MES: IL CITTADINO MEDIO NON SA COSA SIA E COSA COMPORTERA’
Che Bankitalia, che non è propriamente anti-europeista, abbia manifestato profonde preoccupazioni al riguardo dovrebbe dirla lunga. Il punto è che probabilmente i buoi sono già usciti dalla stalla anni fa. E solo adesso ci si accorge che la stalla è vuota. Si vuole far diventare il Mes un Fondo monetario europeo, che integri il ruolo della Bce sul versante dell’essere “prestatore di ultima istanza”. La Bce non può essere prestatore di ultima istanza; quelle funzioni sono state surrogate dal programma Omt (Outright monetary transactions) di Draghi, su cui c’è stato contenzioso presso la Corte di Giustizia (casi Pringle e Gauwailer), e adesso, in una fase di crisi bancaria incipiente – si pensi solo all’esposizione di Deutsche Bank sul mercato dei derivati, pari a 20 volte il Pil tedesco – si ha fretta di chiudere il cerchio, creando un prestatore di ultima istanza. Intanto si riforma il Mes, poi si penserà al suo inserimento nell’intelaiatura istituzionale dell’Unione.
Per le stesse ragioni messe in chiaro da Galli nel suo intervento. E che hanno fatto muovere Bankitalia. Per la marginalizzazione del ruolo della Commissione nella valutazione dell’opportunità di rilasciare finanziamenti ai singoli Stati in caso di bisogno: la Commissione viene ritenuta ormai un organo troppo “politico” già nella burocrazia di Bruxelles, che rivendica un suo ruolo contro la Commissione. Per la scelta di condizionare il rilascio di finanziamenti a una ristrutturazione preventiva del debito. Per l’inclusione di clausole di azione collettiva nelle emissioni di debito pubblico dal 2022 in poi, costruite per facilitare quelle operazioni di ristrutturazione del debito che sembrano essere il cuore di questa riforma.
Per semplificare, senza nulla togliere alla difficoltà della questione. Se un bel giorno si arrivasse ad una situazione di crisi dello spread, tale da precludere l’accesso dell’Italia al finanziamento dei mercati, e si dovesse chiedere l’intervento del Mes – del quale saremmo comunque i terzi contributori – sarebbe il Mes, e non la Commissione, a valutare sulla base di meccanismi automatici l’opportunità di chiedere una ristrutturazione del debito pubblico; sarebbe il Mes a determinare le “condizionalità” – e cioè le politiche economiche da lacrime e sangue da praticare – per ottenere questo finanziamento; e sarebbe sempre il Mes, alla fine, a determinare il contenuto di questa ristrutturazione. Peccato che il debito pubblico italiano sia detenuto per il 70% da banche nazionali.

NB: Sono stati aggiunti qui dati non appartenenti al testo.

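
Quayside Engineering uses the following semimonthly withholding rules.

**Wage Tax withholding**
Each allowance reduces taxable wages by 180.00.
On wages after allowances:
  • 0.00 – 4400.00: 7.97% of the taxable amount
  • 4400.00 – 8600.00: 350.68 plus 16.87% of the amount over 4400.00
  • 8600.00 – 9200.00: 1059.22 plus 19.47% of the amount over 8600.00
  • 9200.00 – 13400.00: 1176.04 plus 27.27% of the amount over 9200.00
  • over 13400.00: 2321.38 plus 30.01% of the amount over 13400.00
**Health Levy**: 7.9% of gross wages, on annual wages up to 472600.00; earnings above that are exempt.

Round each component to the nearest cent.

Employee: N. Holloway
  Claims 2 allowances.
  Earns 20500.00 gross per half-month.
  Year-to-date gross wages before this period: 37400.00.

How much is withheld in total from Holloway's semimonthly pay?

Wage Tax: taxable = 20500.00 − 2×180.00 = 20140.00
  2321.38 + 30.01% × (20140.00 − 13400.00) = 2321.38 + 30.01% × 6740.00 = 4344.05
Health Levy: 7.9% × 20500.00 = 1619.50
Total: 4344.05 + 1619.50 = 5963.55

5963.55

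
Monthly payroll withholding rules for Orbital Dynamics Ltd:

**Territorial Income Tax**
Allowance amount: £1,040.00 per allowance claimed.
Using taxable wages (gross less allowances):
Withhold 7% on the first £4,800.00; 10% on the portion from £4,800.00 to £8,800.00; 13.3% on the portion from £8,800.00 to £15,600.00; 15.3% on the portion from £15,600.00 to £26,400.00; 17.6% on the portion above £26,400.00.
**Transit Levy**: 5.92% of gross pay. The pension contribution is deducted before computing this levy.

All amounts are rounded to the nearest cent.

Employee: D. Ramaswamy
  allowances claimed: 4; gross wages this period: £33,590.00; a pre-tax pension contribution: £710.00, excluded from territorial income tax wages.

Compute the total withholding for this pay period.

£5,647.62

Territorial Income Tax: taxable = £33,590.00 − £710.00 − 4×£1,040.00 = £28,720.00
  £3,292.80 + 17.6% × (£28,720.00 − £26,400.00) = £3,292.80 + 17.6% × £2,320.00 = £3,701.12
Transit Levy: 5.92% × £32,880.00 = £1,946.50
Total: £3,701.12 + £1,946.50 = £5,647.62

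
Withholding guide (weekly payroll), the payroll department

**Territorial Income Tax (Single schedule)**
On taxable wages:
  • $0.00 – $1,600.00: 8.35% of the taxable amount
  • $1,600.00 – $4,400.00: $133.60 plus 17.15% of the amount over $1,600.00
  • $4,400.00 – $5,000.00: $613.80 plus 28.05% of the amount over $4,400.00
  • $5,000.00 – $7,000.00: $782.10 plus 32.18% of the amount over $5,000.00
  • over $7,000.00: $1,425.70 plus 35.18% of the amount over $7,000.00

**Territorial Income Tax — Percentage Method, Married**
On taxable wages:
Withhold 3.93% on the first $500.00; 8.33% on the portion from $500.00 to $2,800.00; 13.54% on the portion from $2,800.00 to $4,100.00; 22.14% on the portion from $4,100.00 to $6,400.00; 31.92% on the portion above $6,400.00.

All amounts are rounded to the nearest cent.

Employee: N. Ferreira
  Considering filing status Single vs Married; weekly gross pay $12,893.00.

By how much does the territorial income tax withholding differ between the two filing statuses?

Territorial Income Tax (Single): taxable = $12,893.00
  $1,425.70 + 35.18% × ($12,893.00 − $7,000.00) = $1,425.70 + 35.18% × $5,893.00 = $3,498.86
Territorial Income Tax (Married): taxable = $12,893.00
  $896.48 + 31.92% × ($12,893.00 − $6,400.00) = $896.48 + 31.92% × $6,493.00 = $2,969.05
Difference: |$3,498.86 − $2,969.05| = $529.81 (higher under Single)

$529.81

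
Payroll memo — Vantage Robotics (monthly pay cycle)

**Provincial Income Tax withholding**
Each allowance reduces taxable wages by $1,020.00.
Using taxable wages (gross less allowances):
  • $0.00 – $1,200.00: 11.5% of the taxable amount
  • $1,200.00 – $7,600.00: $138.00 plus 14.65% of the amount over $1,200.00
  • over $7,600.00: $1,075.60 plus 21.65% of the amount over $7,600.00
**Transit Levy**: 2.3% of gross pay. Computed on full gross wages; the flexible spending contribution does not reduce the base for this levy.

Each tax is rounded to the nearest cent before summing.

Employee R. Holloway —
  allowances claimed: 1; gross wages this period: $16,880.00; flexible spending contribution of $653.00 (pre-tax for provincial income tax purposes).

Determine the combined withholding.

$3,110.76

Provincial Income Tax: taxable = $16,880.00 − $653.00 − 1×$1,020.00 = $15,207.00
  $1,075.60 + 21.65% × ($15,207.00 − $7,600.00) = $1,075.60 + 21.65% × $7,607.00 = $2,722.52
Transit Levy: 2.3% × $16,880.00 = $388.24
Total: $2,722.52 + $388.24 = $3,110.76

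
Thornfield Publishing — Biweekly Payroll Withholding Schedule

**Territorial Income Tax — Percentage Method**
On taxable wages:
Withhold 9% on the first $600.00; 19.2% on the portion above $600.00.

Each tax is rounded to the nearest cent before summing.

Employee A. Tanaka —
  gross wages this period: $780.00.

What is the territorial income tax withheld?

Territorial Income Tax: taxable = $780.00
  $54.00 + 19.2% × ($780.00 − $600.00) = $54.00 + 19.2% × $180.00 = $88.56

$88.56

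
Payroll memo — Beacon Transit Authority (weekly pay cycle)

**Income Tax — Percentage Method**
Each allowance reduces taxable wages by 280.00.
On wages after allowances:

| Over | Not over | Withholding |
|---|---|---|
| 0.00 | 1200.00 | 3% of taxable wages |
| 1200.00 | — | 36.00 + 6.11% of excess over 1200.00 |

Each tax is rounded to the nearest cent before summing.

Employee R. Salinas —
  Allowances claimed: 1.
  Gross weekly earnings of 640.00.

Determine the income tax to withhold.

10.80

Income Tax: taxable = 640.00 − 1×280.00 = 360.00
  3% × 360.00 = 10.80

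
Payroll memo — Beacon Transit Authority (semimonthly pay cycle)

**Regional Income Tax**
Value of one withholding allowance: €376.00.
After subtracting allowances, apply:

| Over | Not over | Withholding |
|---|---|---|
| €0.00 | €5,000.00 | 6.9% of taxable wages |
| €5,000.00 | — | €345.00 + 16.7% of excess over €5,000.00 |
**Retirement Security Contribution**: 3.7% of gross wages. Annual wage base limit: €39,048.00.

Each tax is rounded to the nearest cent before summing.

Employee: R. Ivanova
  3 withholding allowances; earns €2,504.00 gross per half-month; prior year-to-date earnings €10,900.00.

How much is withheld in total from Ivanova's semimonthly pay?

€187.59

Regional Income Tax: taxable = €2,504.00 − 3×€376.00 = €1,376.00
  6.9% × €1,376.00 = €94.94
Retirement Security Contribution: 3.7% × €2,504.00 = €92.65
Total: €94.94 + €92.65 = €187.59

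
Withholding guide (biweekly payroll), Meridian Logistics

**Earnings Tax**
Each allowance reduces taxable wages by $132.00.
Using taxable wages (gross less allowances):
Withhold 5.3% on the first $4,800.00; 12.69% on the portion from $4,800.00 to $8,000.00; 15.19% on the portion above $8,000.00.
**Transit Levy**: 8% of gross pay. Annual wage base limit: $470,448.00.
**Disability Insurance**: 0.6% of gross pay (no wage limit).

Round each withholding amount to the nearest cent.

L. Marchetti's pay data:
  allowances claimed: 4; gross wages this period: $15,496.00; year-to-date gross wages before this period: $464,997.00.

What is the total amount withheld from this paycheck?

Earnings Tax: taxable = $15,496.00 − 4×$132.00 = $14,968.00
  $660.48 + 15.19% × ($14,968.00 − $8,000.00) = $660.48 + 15.19% × $6,968.00 = $1,718.92
Transit Levy: cap $470,448.00 − YTD $464,997.00 = $5,451.00 subject; 8% × $5,451.00 = $436.08
Disability Insurance: 0.6% × $15,496.00 = $92.98
Total: $1,718.92 + $436.08 + $92.98 = $2,247.98

$2,247.98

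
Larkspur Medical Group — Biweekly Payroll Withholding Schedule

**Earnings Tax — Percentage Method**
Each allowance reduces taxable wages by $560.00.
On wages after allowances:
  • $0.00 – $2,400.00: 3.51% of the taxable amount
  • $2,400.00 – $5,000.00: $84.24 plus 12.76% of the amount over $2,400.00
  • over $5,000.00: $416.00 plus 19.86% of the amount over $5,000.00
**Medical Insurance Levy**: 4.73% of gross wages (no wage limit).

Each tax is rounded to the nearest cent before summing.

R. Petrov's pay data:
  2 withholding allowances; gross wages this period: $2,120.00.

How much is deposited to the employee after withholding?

Earnings Tax: taxable = $2,120.00 − 2×$560.00 = $1,000.00
  3.51% × $1,000.00 = $35.10
Medical Insurance Levy: 4.73% × $2,120.00 = $100.28
Total withheld: $35.10 + $100.28 = $135.38
Net pay: $2,120.00 − $135.38 = $1,984.62

$1,984.62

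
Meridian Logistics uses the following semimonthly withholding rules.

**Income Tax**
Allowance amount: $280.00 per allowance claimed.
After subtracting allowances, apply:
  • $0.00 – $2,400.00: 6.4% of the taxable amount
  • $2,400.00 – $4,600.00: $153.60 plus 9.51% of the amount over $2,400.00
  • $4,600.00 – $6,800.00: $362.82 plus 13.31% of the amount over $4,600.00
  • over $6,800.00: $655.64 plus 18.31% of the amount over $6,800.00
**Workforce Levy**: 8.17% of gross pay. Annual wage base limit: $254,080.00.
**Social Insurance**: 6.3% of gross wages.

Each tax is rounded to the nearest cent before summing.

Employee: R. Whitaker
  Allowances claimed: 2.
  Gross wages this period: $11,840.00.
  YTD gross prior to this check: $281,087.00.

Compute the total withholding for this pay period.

Income Tax: taxable = $11,840.00 − 2×$280.00 = $11,280.00
  $655.64 + 18.31% × ($11,280.00 − $6,800.00) = $655.64 + 18.31% × $4,480.00 = $1,475.93
Workforce Levy: YTD $281,087.00 ≥ cap $254,080.00 → $0.00
Social Insurance: 6.3% × $11,840.00 = $745.92
Total: $1,475.93 + $0.00 + $745.92 = $2,221.85

$2,221.85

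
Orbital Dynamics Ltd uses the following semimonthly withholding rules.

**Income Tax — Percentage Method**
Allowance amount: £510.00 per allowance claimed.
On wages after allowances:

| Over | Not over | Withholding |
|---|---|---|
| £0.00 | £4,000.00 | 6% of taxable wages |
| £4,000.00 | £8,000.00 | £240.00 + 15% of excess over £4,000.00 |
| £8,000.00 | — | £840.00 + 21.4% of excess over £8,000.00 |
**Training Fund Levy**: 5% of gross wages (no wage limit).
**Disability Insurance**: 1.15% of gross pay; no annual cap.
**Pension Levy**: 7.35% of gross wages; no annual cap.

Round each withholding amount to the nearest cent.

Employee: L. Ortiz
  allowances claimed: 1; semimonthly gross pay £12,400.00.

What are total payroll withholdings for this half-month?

£3,346.46

Income Tax: taxable = £12,400.00 − 1×£510.00 = £11,890.00
  £840.00 + 21.4% × (£11,890.00 − £8,000.00) = £840.00 + 21.4% × £3,890.00 = £1,672.46
Training Fund Levy: 5% × £12,400.00 = £620.00
Disability Insurance: 1.15% × £12,400.00 = £142.60
Pension Levy: 7.35% × £12,400.00 = £911.40
Total: £1,672.46 + £620.00 + £142.60 + £911.40 = £3,346.46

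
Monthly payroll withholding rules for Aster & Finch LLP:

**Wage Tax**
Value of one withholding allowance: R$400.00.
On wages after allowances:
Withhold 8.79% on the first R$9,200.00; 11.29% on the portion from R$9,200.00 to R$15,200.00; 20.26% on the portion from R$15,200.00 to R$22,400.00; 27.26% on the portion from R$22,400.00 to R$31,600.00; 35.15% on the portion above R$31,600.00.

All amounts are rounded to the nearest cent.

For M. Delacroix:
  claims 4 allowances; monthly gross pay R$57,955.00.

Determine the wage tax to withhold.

R$14,154.10

Wage Tax: taxable = R$57,955.00 − 4×R$400.00 = R$56,355.00
  R$5,452.72 + 35.15% × (R$56,355.00 − R$31,600.00) = R$5,452.72 + 35.15% × R$24,755.00 = R$14,154.10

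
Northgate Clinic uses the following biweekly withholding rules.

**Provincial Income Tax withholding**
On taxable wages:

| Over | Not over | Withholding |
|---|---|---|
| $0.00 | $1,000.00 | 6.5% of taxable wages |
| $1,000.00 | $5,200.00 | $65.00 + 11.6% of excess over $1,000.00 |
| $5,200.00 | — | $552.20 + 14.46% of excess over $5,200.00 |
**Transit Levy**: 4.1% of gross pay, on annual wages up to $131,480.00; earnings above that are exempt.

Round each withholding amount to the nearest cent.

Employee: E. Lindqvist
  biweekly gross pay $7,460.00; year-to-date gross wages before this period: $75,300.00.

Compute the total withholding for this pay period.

$1,184.86

Provincial Income Tax: taxable = $7,460.00
  $552.20 + 14.46% × ($7,460.00 − $5,200.00) = $552.20 + 14.46% × $2,260.00 = $879.00
Transit Levy: 4.1% × $7,460.00 = $305.86
Total: $879.00 + $305.86 = $1,184.86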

E quindi, vuol dire che una ristrutturazione di quel debito inciderebbe in modo pesantissimo sui bilanci di banche che hanno comunque sostenuto – oggi assai più che in passato – il debito pubblico nazionale. Ci rendiamo conto di quello che vorrebbe dire per il sistema bancario nazionale una ristrutturazione forzata del debito italiano? E perché si parli di questa riforma come di una pistola puntata alla tempia dei risparmiatori italiani?